Cheng Yuhe, Nandi Shuvro P, Culibrk Luka, Kristin Audrey, Stuewe Isabella, Al-Azzam Shams, Petljak Mia, Alexandrov Ludmil B
Department of Cellular and Molecular Medicine, UC San Diego, La Jolla, CA, 92093, USA.
Department of Bioengineering, UC San Diego, La Jolla, CA, 92093, USA.
bioRxiv. 2025 Jul 18:2025.07.13.664565. doi: 10.1101/2025.07.13.664565.

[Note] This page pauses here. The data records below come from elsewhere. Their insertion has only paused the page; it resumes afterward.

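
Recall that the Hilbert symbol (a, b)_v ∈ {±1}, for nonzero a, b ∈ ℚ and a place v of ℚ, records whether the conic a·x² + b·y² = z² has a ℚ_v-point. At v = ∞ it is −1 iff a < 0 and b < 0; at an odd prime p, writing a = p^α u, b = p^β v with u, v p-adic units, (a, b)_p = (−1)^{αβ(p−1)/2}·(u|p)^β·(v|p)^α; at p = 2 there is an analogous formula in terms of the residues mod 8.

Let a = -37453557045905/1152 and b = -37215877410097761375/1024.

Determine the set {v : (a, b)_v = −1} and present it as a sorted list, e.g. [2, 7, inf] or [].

[5, 7, 11, inf]

(a, b) ≡ (-13090, -455) mod (ℚ^×)²; places V = {2, 3, 5, 7, 11, 13, 17, 23, 31, ∞}.
(a,b)_∞: sgn(-13090)=−, sgn(-455)=−, so -1.
(a,b)_23: α=4, u≡10; β=2, v≡15 (mod 23); (10|23)=-1, (15|23)=-1; sign (−1)^0·-1^2·-1^4 = +1.
(a,b)_31: α=0, u≡29; β=2, v≡7 (mod 31); (29|31)=-1, (7|31)=+1; sign (−1)^0·-1^2·+1^0 = +1.
(a,b)_17: α=1, u≡12; β=2, v≡1 (mod 17); (12|17)=-1, (1|17)=+1; sign (−1)^0·-1^2·+1^1 = +1.
(a,b)_7: α=1, u≡3; β=1, v≡6 (mod 7); (3|7)=-1, (6|7)=-1; sign (−1)^1·-1^1·-1^1 = -1.
(a,b)_3: α=-2, u≡2; β=2, v≡1 (mod 3); (2|3)=-1, (1|3)=+1; sign (−1)^0·-1^2·+1^-2 = +1.
(a,b)_13: α=2, u≡4; β=3, v≡3 (mod 13); (4|13)=+1, (3|13)=+1; sign (−1)^0·+1^3·+1^2 = +1.
(a,b)_2: α=-7, β=-10; u≡7, v≡1 (mod 8); ε(u)ε(v)=1·0, αω(v)=-7·0, βω(u)=-10·0; sum ≡ 0  ⇒  +1.
(a,b)_5: α=1, u≡2; β=3, v≡1 (mod 5); (2|5)=-1, (1|5)=+1; sign (−1)^0·-1^3·+1^1 = -1.
(a,b)_11: α=3, u≡5; β=4, v≡8 (mod 11); (5|11)=+1, (8|11)=-1; sign (−1)^0·+1^4·-1^3 = -1.
(-13090, -455 / ℚ) ramifies at {5, 7, 11, ∞}: a division algebra.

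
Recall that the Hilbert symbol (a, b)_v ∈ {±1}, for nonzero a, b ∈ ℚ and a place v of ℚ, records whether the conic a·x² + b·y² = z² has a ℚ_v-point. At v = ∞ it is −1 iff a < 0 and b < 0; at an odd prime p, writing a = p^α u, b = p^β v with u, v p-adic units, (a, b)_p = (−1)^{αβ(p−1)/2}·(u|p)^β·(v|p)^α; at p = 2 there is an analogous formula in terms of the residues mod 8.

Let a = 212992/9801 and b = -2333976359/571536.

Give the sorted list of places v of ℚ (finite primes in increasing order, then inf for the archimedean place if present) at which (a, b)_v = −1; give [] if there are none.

[11, 19]

(a, b) ≡ (13, -81719) mod (ℚ^×)²; places V = {2, 3, 7, 11, 13, 17, 19, 23, ∞}.
(a,b)_19: α=0, u≡12; β=1, v≡3 (mod 19); (12|19)=-1, (3|19)=-1; sign (−1)^0·-1^1·-1^0 = -1.
(a,b)_∞: sgn(13)=+, sgn(-81719)=−, so +1.
(a,b)_23: α=0, u≡4; β=1, v≡1 (mod 23); (4|23)=+1, (1|23)=+1; sign (−1)^0·+1^1·+1^0 = +1.
(a,b)_2: α=14, β=-4; u≡5, v≡1 (mod 8); ε(u)ε(v)=0·0, αω(v)=14·0, βω(u)=-4·1; sum ≡ 0  ⇒  +1.
(a,b)_7: α=0, u≡3; β=-2, v≡3 (mod 7); (3|7)=-1, (3|7)=-1; sign (−1)^0·-1^-2·-1^0 = +1.
(a,b)_17: α=0, u≡15; β=1, v≡16 (mod 17); (15|17)=+1, (16|17)=+1; sign (−1)^0·+1^1·+1^0 = +1.
(a,b)_11: α=-2, u≡8; β=1, v≡10 (mod 11); (8|11)=-1, (10|11)=-1; sign (−1)^0·-1^1·-1^-2 = -1.
(a,b)_3: α=-4, u≡1; β=-6, v≡1 (mod 3); (1|3)=+1, (1|3)=+1; sign (−1)^0·+1^-6·+1^-4 = +1.
(a,b)_13: α=1, u≡9; β=4, v≡3 (mod 13); (9|13)=+1, (3|13)=+1; sign (−1)^0·+1^4·+1^1 = +1.
|Ram(13, -81719)| = 2, even; anisotropic at {11, 19}.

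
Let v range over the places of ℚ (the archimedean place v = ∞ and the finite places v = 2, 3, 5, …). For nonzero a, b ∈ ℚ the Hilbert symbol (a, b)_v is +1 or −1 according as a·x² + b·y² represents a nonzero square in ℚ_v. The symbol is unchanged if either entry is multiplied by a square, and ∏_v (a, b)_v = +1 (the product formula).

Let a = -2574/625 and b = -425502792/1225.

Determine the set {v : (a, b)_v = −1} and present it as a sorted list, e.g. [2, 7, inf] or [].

Mod squares: a ≡ -286, b ≡ -2. Check v ∈ {∞, 2, 3, 5, 7, 11, 13, 17}.
v=13: a=13^1·(≡10), b=13^2·(≡11) mod 13; (10|13)=+1, (11|13)=-1; (−1)^{1·2·6}·(+1)^2·(-1)^1 = -1.
v=11: a=11^1·(≡7), b=11^2·(≡4) mod 11; (7|11)=-1, (4|11)=+1; (−1)^{1·2·5}·(-1)^2·(+1)^1 = +1.
v=5: a=5^-4·(≡1), b=5^-2·(≡2) mod 5; (1|5)=+1, (2|5)=-1; (−1)^{-4·-2·2}·(+1)^-2·(-1)^-4 = +1.
v=7: a=7^0·(≡1), b=7^-2·(≡5) mod 7; (1|7)=+1, (5|7)=-1; (−1)^{0·-2·3}·(+1)^-2·(-1)^0 = +1.
v=∞: -286 < 0 and -2 < 0  ⇒  (a,b)_∞ = -1.
v=3: a=3^2·(≡2), b=3^2·(≡1) mod 3; (2|3)=-1, (1|3)=+1; (−1)^{2·2·1}·(-1)^2·(+1)^2 = +1.
v=2: v_2(a)=1, v_2(b)=3; units ≡ 1, 7 (mod 8); ε·ε+αω+βω = 0·1+1·0+3·0 ≡ 0  ⇒  (a,b)_2 = +1.
v=17: a=17^0·(≡6), b=17^2·(≡8) mod 17; (6|17)=-1, (8|17)=+1; (−1)^{0·2·8}·(-1)^2·(+1)^0 = +1.
Ram(-286, -2) = {13, ∞}; no ℚ_13-point on the conic.

[13, inf]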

Duplex sequencing enables highly accurate detection of rare somatic mutations, but existing variant callers often rely on protocol-specific heuristics that limit sensitivity, reproducibility, and cross-study comparability. We present DupCaller, a probabilistic variant caller that builds sample-specific error profiles and applies a strand-aware statistical model for mutation detection. Across 50 synthetic datasets, DupCaller identified 1.25-fold more single-base substitutions (SBSs) and 1.41-fold more indels than a state-of-the-art method, while exhibiting equal or better precision. In three duplex-sequenced cell lines treated with aristolochic acid, it recovered expected mutational signatures while detecting 3.5-fold more SBSs and 2.8-fold more indels. In 93 tissue samples-including neurons, cord blood, sperm, saliva, and blood-DupCaller showed consistent gains, detecting 1.21- to 2.7-fold more mutations. Sensitivity scaled with sample duplication rate, yielding approximately 1.5-fold more mutations under optimal conditions and over 3-fold more in low-duplication samples where other tools falter. These results establish DupCaller as a robust and scalable solution for somatic mutation profiling in duplex sequencing across diverse biological and technical contexts.
双链测序能够高精度地检测罕见体细胞突变,但现有的变异检测工具通常依赖于特定协议的启发式方法,这限制了灵敏度、可重复性和跨研究的可比性。我们提出了DupCaller,这是一种概率性变异检测工具,它构建样本特异性错误概况,并应用链感知统计模型进行突变检测。在50个合成数据集上,DupCaller识别出的单碱基替换(SBS)比一种先进方法多1.25倍,插入缺失比其多1.41倍,同时表现出相同或更高的精度。在用马兜铃酸处理的三个双链测序细胞系中,它恢复了预期的突变特征,同时检测到的SBS比其多3.5倍,插入缺失比其多2.8倍。在93个组织样本(包括神经元、脐带血、精子、唾液和血液)中,DupCaller显示出持续的优势,检测到的突变比其多1.21至2.7倍。灵敏度与样本重复率成比例,在最佳条件下产生的突变比其多约1.5倍,在其他工具表现不佳的低重复样本中则多3倍以上。这些结果表明,DupCaller是一种强大且可扩展的解决方案,可用于在各种生物学和技术背景下的双链测序中进行体细胞突变分析。